By James Silver
Apart from two days in Las Vegas while on a pre-college trip around the United States, I'd never set foot in a casino before. In Britain, they tend to be forbidding places, frequented by Rotarian-type, middle-aged males shrouded by cigar smoke. In fact, only about four percent of the population has ever visited a casino and, until recently, you had to hold membership before the doormen would even let you behind the rope. In Las Vegas, as an impecunious student, I could spare about $20 for gambling - any more and I would have been without a motel for that night. Besides, after long hours on a festering Greyhound bus, I remember being more interested in the cheap, plentiful food and free drinks.
But 15 years later, in the shimmering heat of Atlantic City, I had a credit card in my wallet and a spare evening on my hands. In a casino city, that's a dangerous mix.
Let me set the scene for you: I was with my producer Mark Alden and we were staying at Caesar's Atlantic City. Even among the gaudy faux-splendour of casino hotels, Caesar's Atlantic City is something of a peacock. I described it at the time as "Gladiator Chic." The hotel's Web site invites guests to "retreat to the opulence of ancient Rome." There was, of course, little opulence, unless you counted the 3,400 slot machines, and there was certainly nothing ancient about Caesar's. The centerpiece - amid the florid décor, marble and fountains of the atrium - was a large statue of Julius Caesar himself. He scowls down imperiously, and one would like to think disapprovingly, on the queues of shuffling seniors in their mauve tracksuits.
It was hard to know which little piece of phony Rome to check out first. The Gladiator Grille perhaps? Maybe an aperitif in the Forum Lounge or the drearily disappointing Toga Bar? The blurb about The Bacchanal restaurant was certainly enticing. "Take in the ancient Roman celebration of Bacchanalia," it promised. "A legendary feast of fine dining and sumptuous spirits! Named after the Roman god of wine and revelry, the Bacchanal expands the imagination by serving your meal in the same manner Caesar once enjoyed!"
Although the prospect of a scantily-clad serving girl feeding us grapes and chicken legs sounded diverting, we decided to pass on the Bacchanal. So after a long day of interviews in the broiling July heat, Mark and I strolled aimlessly about on the casino floor where there was neither a hint of Rome nor a whiff of Caesar. The first thing that hit us as we wandered like stunned cattle in a slaughterhouse through all 124,000 feet of floor-space was the noise. The awful, inculcating slot-machine Muzak. And the clatter of machines paying out winnings. (Although, interestingly, these days the clatter is electronic rather than actual coins, as it had been all those years ago in Vegas.)
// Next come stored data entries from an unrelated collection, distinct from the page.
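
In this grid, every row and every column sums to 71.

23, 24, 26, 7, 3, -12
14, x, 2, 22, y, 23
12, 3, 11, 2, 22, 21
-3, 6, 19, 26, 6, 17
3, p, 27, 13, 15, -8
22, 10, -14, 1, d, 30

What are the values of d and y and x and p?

d = 22, y = 3, x = 7, p = 21

Row 6 has 22 + 10 − 14 + 1 + 30 = 49; the blank must be 71 − 49 = 22.
Row 5 has 3 + 27 + 13 + 15 − 8 = 50; the blank must be 71 − 50 = 21.
Column 2 has 24 + 3 + 6 + 21 + 10 = 64; the blank must be 71 − 64 = 7.
Row 2 has 14 + 7 + 2 + 22 + 23 = 68; the blank must be 71 − 68 = 3.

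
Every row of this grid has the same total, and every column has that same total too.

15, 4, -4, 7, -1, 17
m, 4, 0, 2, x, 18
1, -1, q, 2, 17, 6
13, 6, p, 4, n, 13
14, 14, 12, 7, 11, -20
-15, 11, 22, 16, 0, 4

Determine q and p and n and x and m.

Rows 1 and 5 both sum to 38, so that's the common total.
Row 3 has 1 − 1 + 2 + 17 + 6 = 25; the blank must be 38 − 25 = 13.
Column 1 has 15 + 1 + 13 + 14 − 15 = 28; the blank must be 38 − 28 = 10.
Row 2 has 10 + 4 + 0 + 2 + 18 = 34; the blank must be 38 − 34 = 4.
Column 5 has -1 + 4 + 17 + 11 + 0 = 31; the blank must be 38 − 31 = 7.
Row 4 has 13 + 6 + 4 + 7 + 13 = 43; the blank must be 38 − 43 = -5.

q = 13, p = -5, n = 7, x = 4, m = 10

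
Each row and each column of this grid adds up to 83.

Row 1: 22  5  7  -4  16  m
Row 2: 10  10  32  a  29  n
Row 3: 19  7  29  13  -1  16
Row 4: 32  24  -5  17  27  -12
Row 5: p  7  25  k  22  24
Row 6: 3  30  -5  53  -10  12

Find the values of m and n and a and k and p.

Column 1: 22 + 10 + 19 + 32 + 3 = 86, so its missing entry is 83 − 86 = -3.
Row 5: -3 + 7 + 25 + 22 + 24 = 75, so its missing entry is 83 − 75 = 8.
Row 1: 22 + 5 + 7 − 4 + 16 = 46, so its missing entry is 83 − 46 = 37.
Column 6: 37 + 16 − 12 + 24 + 12 = 77, so its missing entry is 83 − 77 = 6.
Row 2: 10 + 10 + 32 + 29 + 6 = 87, so its missing entry is 83 − 87 = -4.

m = 37, n = 6, a = -4, k = 8, p = -3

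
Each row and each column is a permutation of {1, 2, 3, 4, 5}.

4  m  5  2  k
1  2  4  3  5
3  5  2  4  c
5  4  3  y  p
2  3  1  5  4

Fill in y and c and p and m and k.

y = 1, c = 1, p = 2, m = 1, k = 3

For row 1, column 2: column 2 already has {2, 3, 4, 5}; that leaves 1.
At (row 3, col 5): row 3 already has {2, 3, 4, 5}, so the value is 1.
Cell (1,5): row 1 already has {1, 2, 4, 5} → 3.
For row 4, column 5: column 5 already has {1, 3, 4, 5}; that leaves 2.
For row 4, column 4: row 4 already has {2, 3, 4, 5}; that leaves 1.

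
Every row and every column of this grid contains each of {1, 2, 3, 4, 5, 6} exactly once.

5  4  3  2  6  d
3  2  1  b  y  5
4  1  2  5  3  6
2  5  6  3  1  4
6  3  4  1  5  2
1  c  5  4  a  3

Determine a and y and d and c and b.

a = 2, y = 4, d = 1, c = 6, b = 6

For row 6, column 2: column 2 already has {1, 2, 3, 4, 5}; that leaves 6.
Cell (6,5): row 6 already has {1, 3, 4, 5, 6} → 2.
Cell (2,5): column 5 already has {1, 2, 3, 5, 6} → 4.
Cell (1,6): row 1 already has {2, 3, 4, 5, 6} → 1.
For row 2, column 4: row 2 already has {1, 2, 3, 4, 5}; that leaves 6.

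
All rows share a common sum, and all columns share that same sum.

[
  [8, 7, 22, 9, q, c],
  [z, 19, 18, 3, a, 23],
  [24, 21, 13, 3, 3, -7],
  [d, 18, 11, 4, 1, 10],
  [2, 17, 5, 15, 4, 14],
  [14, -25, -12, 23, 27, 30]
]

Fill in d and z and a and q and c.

d = 13, z = -4, a = -2, q = 24, c = -13

Rows 3 and 5 both sum to 57, so that's the common total.
Row 4 has 18 + 11 + 4 + 1 + 10 = 44; the blank must be 57 − 44 = 13.
Column 6 has 23 − 7 + 10 + 14 + 30 = 70; the blank must be 57 − 70 = -13.
Row 1 has 8 + 7 + 22 + 9 − 13 = 33; the blank must be 57 − 33 = 24.
Column 5 has 24 + 3 + 1 + 4 + 27 = 59; the blank must be 57 − 59 = -2.
Row 2 has 19 + 18 + 3 − 2 + 23 = 61; the blank must be 57 − 61 = -4.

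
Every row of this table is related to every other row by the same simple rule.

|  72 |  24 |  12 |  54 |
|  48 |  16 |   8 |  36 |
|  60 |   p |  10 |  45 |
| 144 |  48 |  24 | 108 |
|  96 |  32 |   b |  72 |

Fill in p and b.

p = 20, b = 16

Each row is a constant multiple of every other row — this is a multiplication table with the headers hidden.
Row 3 is 60/72 = 5/6 times row 1, so its entry in column 2 is 24 × 5/6 = 20.
Row 5 is 96/72 = 4/3 times row 1, so its entry in column 3 is 12 × 4/3 = 16.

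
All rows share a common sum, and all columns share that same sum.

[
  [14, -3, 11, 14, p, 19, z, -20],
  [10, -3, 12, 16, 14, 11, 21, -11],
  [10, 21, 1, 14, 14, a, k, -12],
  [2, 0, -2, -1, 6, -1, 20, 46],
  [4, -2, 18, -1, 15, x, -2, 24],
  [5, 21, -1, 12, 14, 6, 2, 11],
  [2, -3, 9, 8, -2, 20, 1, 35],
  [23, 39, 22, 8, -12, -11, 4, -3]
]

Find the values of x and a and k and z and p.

Rows 2 and 4 both sum to 70, so that's the common total.
The known cells in column 5 total 49, leaving 70 − 49 = 21 for the blank.
The known cells in row 1 total 56, leaving 70 − 56 = 14 for the blank.
The known cells in row 5 total 56, leaving 70 − 56 = 14 for the blank.
The known cells in column 7 total 60, leaving 70 − 60 = 10 for the blank.
The known cells in row 3 total 58, leaving 70 − 58 = 12 for the blank.

x = 14, a = 12, k = 10, z = 14, p = 21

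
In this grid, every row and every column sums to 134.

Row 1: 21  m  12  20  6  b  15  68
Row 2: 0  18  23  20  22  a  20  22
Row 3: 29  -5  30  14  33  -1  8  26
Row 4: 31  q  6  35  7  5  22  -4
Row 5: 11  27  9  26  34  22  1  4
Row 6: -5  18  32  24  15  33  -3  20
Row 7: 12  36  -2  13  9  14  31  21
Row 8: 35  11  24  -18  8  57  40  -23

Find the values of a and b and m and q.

Row 4 has 31 + 6 + 35 + 7 + 5 + 22 − 4 = 102; the blank must be 134 − 102 = 32.
Column 2 has 18 − 5 + 32 + 27 + 18 + 36 + 11 = 137; the blank must be 134 − 137 = -3.
Row 1 has 21 − 3 + 12 + 20 + 6 + 15 + 68 = 139; the blank must be 134 − 139 = -5.
Row 2 has 0 + 18 + 23 + 20 + 22 + 20 + 22 = 125; the blank must be 134 − 125 = 9.

a = 9, b = -5, m = -3, q = 32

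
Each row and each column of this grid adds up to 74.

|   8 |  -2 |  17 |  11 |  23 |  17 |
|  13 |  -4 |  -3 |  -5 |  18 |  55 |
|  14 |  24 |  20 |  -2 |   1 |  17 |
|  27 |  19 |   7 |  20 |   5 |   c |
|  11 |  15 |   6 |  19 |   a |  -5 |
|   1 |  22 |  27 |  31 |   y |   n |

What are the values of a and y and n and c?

a = 28, y = -1, n = -6, c = -4

The known cells in row 5 total 46, leaving 74 − 46 = 28 for the blank.
The known cells in column 5 total 75, leaving 74 − 75 = -1 for the blank.
The known cells in row 6 total 80, leaving 74 − 80 = -6 for the blank.
The known cells in row 4 total 78, leaving 74 − 78 = -4 for the blank.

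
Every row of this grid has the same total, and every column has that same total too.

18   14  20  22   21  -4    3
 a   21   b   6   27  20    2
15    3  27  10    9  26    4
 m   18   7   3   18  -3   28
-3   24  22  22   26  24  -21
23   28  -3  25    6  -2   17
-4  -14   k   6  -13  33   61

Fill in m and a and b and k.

Rows 1 and 3 both sum to 94, so that's the common total.
Row 7 has -4 − 14 + 6 − 13 + 33 + 61 = 69; the blank must be 94 − 69 = 25.
Column 3 has 20 + 27 + 7 + 22 − 3 + 25 = 98; the blank must be 94 − 98 = -4.
Row 2 has 21 − 4 + 6 + 27 + 20 + 2 = 72; the blank must be 94 − 72 = 22.
Row 4 has 18 + 7 + 3 + 18 − 3 + 28 = 71; the blank must be 94 − 71 = 23.

m = 23, a = 22, b = -4, k = 25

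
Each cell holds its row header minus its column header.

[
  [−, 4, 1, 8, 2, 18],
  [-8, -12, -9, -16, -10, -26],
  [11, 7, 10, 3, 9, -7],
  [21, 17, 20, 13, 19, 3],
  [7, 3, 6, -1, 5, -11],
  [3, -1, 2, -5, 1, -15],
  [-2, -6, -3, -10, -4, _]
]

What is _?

-2 − 18 = -20.

-20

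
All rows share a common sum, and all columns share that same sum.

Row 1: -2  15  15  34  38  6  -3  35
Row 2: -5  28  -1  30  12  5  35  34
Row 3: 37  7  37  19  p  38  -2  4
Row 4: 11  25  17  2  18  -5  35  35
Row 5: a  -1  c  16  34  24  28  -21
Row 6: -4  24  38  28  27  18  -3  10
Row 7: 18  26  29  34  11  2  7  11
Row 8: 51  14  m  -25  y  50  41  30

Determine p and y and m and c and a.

p = -2, y = 0, m = -23, c = 26, a = 32

Rows 1 and 2 both sum to 138, so that's the common total.
Row 3: 37 + 7 + 37 + 19 + 38 − 2 + 4 = 140, so its missing entry is 138 − 140 = -2.
Column 5: 38 + 12 − 2 + 18 + 34 + 27 + 11 = 138, so its missing entry is 138 − 138 = 0.
Column 1: -2 − 5 + 37 + 11 − 4 + 18 + 51 = 106, so its missing entry is 138 − 106 = 32.
Row 5: 32 − 1 + 16 + 34 + 24 + 28 − 21 = 112, so its missing entry is 138 − 112 = 26.
Row 8: 51 + 14 − 25 + 0 + 50 + 41 + 30 = 161, so its missing entry is 138 − 161 = -23.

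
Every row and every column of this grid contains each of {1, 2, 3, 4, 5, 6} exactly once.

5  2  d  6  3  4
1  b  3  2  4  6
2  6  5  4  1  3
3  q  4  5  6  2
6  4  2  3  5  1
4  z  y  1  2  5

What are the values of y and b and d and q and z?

Cell (4,2): row 4 already has {2, 3, 4, 5, 6} → 1.
Cell (2,2): row 2 already has {1, 2, 3, 4, 6} → 5.
At (row 6, col 2): column 2 already has {1, 2, 4, 5, 6}, so the value is 3.
Cell (1,3): row 1 already has {2, 3, 4, 5, 6} → 1.
At (row 6, col 3): row 6 already has {1, 2, 3, 4, 5}, so the value is 6.

y = 6, b = 5, d = 1, q = 1, z = 3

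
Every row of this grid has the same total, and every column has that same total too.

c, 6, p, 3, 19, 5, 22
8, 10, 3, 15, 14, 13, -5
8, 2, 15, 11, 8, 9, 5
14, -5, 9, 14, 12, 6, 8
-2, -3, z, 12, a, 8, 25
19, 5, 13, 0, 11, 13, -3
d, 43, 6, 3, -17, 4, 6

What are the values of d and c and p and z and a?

d = 13, c = -2, p = 5, z = 7, a = 11

Rows 2 and 3 both sum to 58, so that's the common total.
Column 5: 19 + 14 + 8 + 12 + 11 − 17 = 47, so its missing entry is 58 − 47 = 11.
Row 5: -2 − 3 + 12 + 11 + 8 + 25 = 51, so its missing entry is 58 − 51 = 7.
Column 3: 3 + 15 + 9 + 7 + 13 + 6 = 53, so its missing entry is 58 − 53 = 5.
Row 1: 6 + 5 + 3 + 19 + 5 + 22 = 60, so its missing entry is 58 − 60 = -2.
Row 7: 43 + 6 + 3 − 17 + 4 + 6 = 45, so its missing entry is 58 − 45 = 13.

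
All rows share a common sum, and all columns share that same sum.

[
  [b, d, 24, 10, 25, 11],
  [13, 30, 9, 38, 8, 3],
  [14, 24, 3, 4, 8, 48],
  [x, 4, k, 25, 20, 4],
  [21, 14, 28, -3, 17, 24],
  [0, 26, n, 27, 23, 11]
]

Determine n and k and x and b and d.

Rows 2 and 3 both sum to 101, so that's the common total.
Column 2 has 30 + 24 + 4 + 14 + 26 = 98; the blank must be 101 − 98 = 3.
Row 1 has 3 + 24 + 10 + 25 + 11 = 73; the blank must be 101 − 73 = 28.
Column 1 has 28 + 13 + 14 + 21 + 0 = 76; the blank must be 101 − 76 = 25.
Row 4 has 25 + 4 + 25 + 20 + 4 = 78; the blank must be 101 − 78 = 23.
Row 6 has 0 + 26 + 27 + 23 + 11 = 87; the blank must be 101 − 87 = 14.

n = 14, k = 23, x = 25, b = 28, d = 3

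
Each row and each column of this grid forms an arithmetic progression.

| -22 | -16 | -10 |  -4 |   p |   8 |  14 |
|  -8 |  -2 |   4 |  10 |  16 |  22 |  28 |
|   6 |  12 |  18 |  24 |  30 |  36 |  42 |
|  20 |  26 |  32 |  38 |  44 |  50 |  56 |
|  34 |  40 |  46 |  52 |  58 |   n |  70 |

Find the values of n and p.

n = 64, p = 2

Along each row the entries change by 6 per step; down each column they change by 14.
Row 5: from 34 at column 1, stepping by 6 to column 6 gives 64.
Row 1: from -22 at column 1, stepping by 6 to column 5 gives 2.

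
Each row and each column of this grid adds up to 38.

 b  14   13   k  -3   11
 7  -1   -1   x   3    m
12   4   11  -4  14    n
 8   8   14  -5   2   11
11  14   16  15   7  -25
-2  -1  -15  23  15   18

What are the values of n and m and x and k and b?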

The clientele were mostly on the older side. Many sat droopily on stools sipping cokes, feeding the slots for hours on end. What struck me was how antisocial it all was. There was little conversation. Instead, just row after row of people sucked into their own anesthetized worlds. The bereaved wife or widower hunched over in silence, before going back to an empty Roman-empire styled suite for room service and Letterman.
Mark, a decidedly logical fellow, was instantly bored. "Forget the gambling," he said. "Let's go find us a decent bar and steakhouse." Those may not have been his exact words. At any rate, I ignored him. I'd never had the patience to learn any of the more intriguing-sounding games like poker or blackjack, so if I wanted to gamble, and I was suddenly overcome with an irresistible urge to gamble, it would have to be roulette or slots. For some reason, mainly because it didn't involve talking to a croupier and fumbling for my chips like a jackass, I settled on slots.
I bypassed the $5 machines before taking my place amid the maniacal seniors in their carnival of primary color tracksuits. I picked a 25-cents-a-pop machine, repeatedly stabbing the spin button in a bored fashion while waiting for the cocktail waitress to bring me a free drink that never arrived.
Mark stood watching me pityingly and checking his watch, as I kept prodding the button every five seconds with RSI-inducing monotony.
"Let's go," he pleaded.
"In a minute," I replied, lying.
Then, the worst thing that could have happened, actually did happen. If I'd have lost, say, $50, I would have happily walked away. But instead, my machine went berserk. I'd hit a kind-of sub-jackpot with a baffling alignment of bars and fruit. It chugged out winnings of more than $400.
Suddenly, I was a hero among the blue rinse set. Seniors flocked to me. But instead of walking calmly over to the cashier and cashing out, a little, tiny voice begged me to stay that little bit longer.
"You're not going to put it back in, are you?" asked Mark, horrified.
"Just some of it."
"Some of it?"
"I'll set a limit."
He shook his head. He has a young family and didn't approve.
As entertainment goes, slot machines don't come cheap. I lost the $200 within 20 minutes. A box at the Met is a bargain by comparison. Soon, I'd blown $300.
After 40 minutes, the lot had gone.
It was then that I think I may have spotted one of the seniors snickering.